Le Comité est préoccupé par le taux élevé de chômage chez les membres de minorités ethniques et les personnes issues de l’immigration. Il s’inquiète tout particulièrement des informations selon lesquelles ces personnes rencontrent des difficultés pour accéder au marché du travail dans les secteurs tant public que privé car elles se heurtent à des préjugés fondés sur leur origine ethnique ou nationale et leur connaissance du norvégien. Le Comité s’inquiète aussi de ce que l’on ne respecte pas suffisamment les obligations en matière d’activités et de soumission de rapports définies dans la loi contre la discrimination, en vertu desquelles les employés doivent prendre des mesures volontaristes, ciblées et systématiques pour promouvoir l’égalité, indépendamment de l’origine ethnique et nationale des demandeurs d’emploi. En outre, il s’inquiète de ce que le plan d’action visant à promouvoir l’égalité et à prévenir la discrimination (2009-2013) n’a eu qu’un effet limité sur la prévention de la discrimination sur le marché du travail (art. 2 et 5).

Rappelant sa recommandation générale n o 30, le Comité recommande à l’État partie d’adopter à titre prioritaire des mesures de prévention plus concrètes pour lutter contre la discrimination raciale sur le marché du travail à l’égard des minorités ethniques et des personnes issues de l’immigration. Il recommande à l’État partie de veiller au respect des obligations en matière d’activités et de soumission de rapports définies dans la loi contre la discrimination ainsi que de mettre en œuvre des mesures visant à garantir l’égalité de traitement tout au long du processus de recrutement dans les secteurs tant privé que public, indépendamment de l’origine ethnique des demandeurs d’emploi. Il recommande également à l’État partie de veiller à l’application effective de la loi contre la discrimination raciale, d’envisager l’introduction de sanctions en cas de non-respect des obligations en matière d’activités et de soumission de rapports, de préciser la nature de ces obligations et de contrôler efficacement la mise en œuvre du plan d’action intitulé « Nous avons besoin des compétences des immigrés ». En outre, le Comité recommande à l’État partie de continuer d’élaborer des mesures d’insertion et de faire en sorte que les migrants puissent apprendre le norvégien sans devoir faire face à des difficultés inutiles.

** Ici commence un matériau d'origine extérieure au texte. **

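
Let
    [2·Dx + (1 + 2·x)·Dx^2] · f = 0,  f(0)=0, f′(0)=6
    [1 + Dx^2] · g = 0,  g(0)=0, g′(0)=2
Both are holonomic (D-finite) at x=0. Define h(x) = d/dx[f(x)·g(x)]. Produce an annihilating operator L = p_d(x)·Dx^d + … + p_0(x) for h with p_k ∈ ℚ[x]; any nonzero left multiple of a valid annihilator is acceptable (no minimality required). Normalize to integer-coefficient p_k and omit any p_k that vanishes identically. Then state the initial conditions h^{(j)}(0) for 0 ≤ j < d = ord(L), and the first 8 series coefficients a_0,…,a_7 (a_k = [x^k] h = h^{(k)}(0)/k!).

f: a_k = 0, 6, -6, 8, -12, 96/5, -32, 384/7, …
g: a_k = 0, 2, 0, -1/3, 0, 1/60, 0, -1/2520, …
h₀=f·g: eliminate ⇒ L₀, order ≤ 2·2.
h₀' ⇒ L via d/dx closure of L₀.
L = (-52 - 31·x - 87·x^2 - 96·x^3 - 8·x^4 + 48·x^5 + 16·x^6) + (-33 - 98·x - 80·x^2 + 80·x^4 + 32·x^5)·Dx + (-55 - 46·x - 110·x^2 - 96·x^3 + 32·x^4 + 96·x^5 + 32·x^6)·Dx^2 + (-33 - 98·x - 80·x^2 + 80·x^4 + 32·x^5)·Dx^3 + (-3 - 15·x - 23·x^2 + 40·x^4 + 48·x^5 + 16·x^6)·Dx^4  (order 4).
h: a_k = 0, 24, -36, 56, -110, 215, -4207/10, 86894/105, …
ICs: h(0) = 0, h′(0) = 24, h′′(0) = -72, h′′′(0) = 336.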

Sociétés norvégiennes opérant à l’étranger

Tout en notant que l’État partie a publié un livre blanc intitulé « Active ownership : Norwegian State ownership in a global economy » (Actionnariat actif : L’État norvégien en tant que propriétaire dans une économie mondiale), le Comité est préoccupé par le fait que l’État partie n’a toujours pas adopté de mesures concernant les sociétés norvégiennes dont les activités, notamment l’exploitation minière, ont des répercussions négatives sur l’exercice des droits de l’homme des communautés locales en dehors de la Norvège, en particulier les peuples autochtones et les groupes minoritaires (art. 5).

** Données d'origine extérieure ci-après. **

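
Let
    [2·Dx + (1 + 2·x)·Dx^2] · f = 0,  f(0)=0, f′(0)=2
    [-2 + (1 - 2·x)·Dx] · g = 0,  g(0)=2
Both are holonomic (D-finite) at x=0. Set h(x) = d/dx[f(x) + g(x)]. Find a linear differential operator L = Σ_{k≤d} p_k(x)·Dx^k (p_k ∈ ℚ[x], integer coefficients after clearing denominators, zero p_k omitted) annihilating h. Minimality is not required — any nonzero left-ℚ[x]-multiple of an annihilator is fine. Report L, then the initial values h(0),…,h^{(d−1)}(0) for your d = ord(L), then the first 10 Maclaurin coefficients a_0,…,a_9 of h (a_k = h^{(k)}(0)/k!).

f: a_k = 0, 2, -2, 8/3, -4, 32/5, -32/3, 128/7, -32, 512/9, …
g: a_k = 2, 4, 8, 16, 32, 64, 128, 256, 512, 1024, …
h₀=f+g: left-lcm gives L₀, ord ≤ 3.
Differentiate: ansatz ord ≤ ord L₀ ⇒ L.
L = (-40 - 16·x) + (-8 - 64·x - 32·x^2)·Dx + (3 + 2·x - 12·x^2 - 8·x^3)·Dx^2  (order 2).
h: a_k = 6, 12, 56, 112, 352, 704, 1920, 3840, 9728, 19456, …
ICs: h(0) = 6, h′(0) = 12.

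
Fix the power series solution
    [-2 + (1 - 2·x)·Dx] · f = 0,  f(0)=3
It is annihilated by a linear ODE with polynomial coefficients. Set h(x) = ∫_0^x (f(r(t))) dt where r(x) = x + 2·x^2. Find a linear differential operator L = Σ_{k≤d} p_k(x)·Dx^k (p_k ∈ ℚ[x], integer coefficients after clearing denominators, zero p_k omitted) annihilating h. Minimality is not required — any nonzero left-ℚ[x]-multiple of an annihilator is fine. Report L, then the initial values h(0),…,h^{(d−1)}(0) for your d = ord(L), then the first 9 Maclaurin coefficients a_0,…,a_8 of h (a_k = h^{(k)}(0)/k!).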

Le Comité recommande à l’État partie de prendre les mesures législatives nécessaires pour empêcher que les sociétés enregistrées en Norvège mènent des activités ayant des répercussions négatives sur l’exercice des droits de l’homme des communautés locales en dehors de la Norvège, en particulier les peuples autochtones et les groupes minoritaires, et pour faire répondre ces sociétés de leurs actes, en tenant compte des Principes directeurs relatifs aux entreprises et aux droits de l’homme : mise en œuvre du cadre de référence « protéger, respecter, et réparer ».

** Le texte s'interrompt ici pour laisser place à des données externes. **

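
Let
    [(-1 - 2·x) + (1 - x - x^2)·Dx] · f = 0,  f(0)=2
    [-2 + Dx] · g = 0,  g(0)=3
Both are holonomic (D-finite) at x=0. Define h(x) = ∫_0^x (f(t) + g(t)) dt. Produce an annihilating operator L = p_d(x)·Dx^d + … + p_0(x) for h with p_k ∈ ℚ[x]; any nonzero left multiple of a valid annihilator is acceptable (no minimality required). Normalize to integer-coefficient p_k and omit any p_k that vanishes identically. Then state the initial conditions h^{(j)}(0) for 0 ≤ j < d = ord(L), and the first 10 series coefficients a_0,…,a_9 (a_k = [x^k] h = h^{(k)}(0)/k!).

f: a_k = 2, 2, 4, 6, 10, 16, 26, 42, 68, 110, …
g: a_k = 3, 6, 6, 4, 2, 4/5, 4/15, 8/105, 2/105, 4/945, …
Sum ⇒ L₀ = lclm(L_f,L_g) in ℚ(x)⟨Dx⟩.
Integrate: L := L₀·Dx.
L = (-4 - 8·x - 24·x^2 - 8·x^3)·Dx + (14·x + 10·x^2 - 8·x^3 - 4·x^4)·Dx^2 + (1 - 5·x + x^2 + 6·x^3 + 2·x^4)·Dx^3  (order 3).
h: a_k = 0, 5, 4, 10/3, 5/2, 12/5, 14/5, 394/105, 2209/420, 7142/945, …
ICs: h(0) = 0, h′(0) = 5, h′′(0) = 8.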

Situation des Roms et des Taters

Tout en prenant note des mesures adoptées par l’État partie, le Comité est préoccupé par la discrimination, les stéréotypes et l’intolérance dont sont toujours victimes les Roms et les Taters vivant en Norvège, par les difficultés et les inégalités auxquelles ils se heurtent constamment pour avoir accès à un emploi, à un logement, aux services de santé et à l’éducation par rapport au reste de la population norvégienne, par leur faible niveau d’instruction, auquel s’ajoute un faible taux de fréquentation scolaire des enfants roms, ainsi que par les informations faisant état des effets négatifs découlant du recours fréquent à la séparation des enfants roms de leur famille en tant que mesure de protection (art. 2 et 5).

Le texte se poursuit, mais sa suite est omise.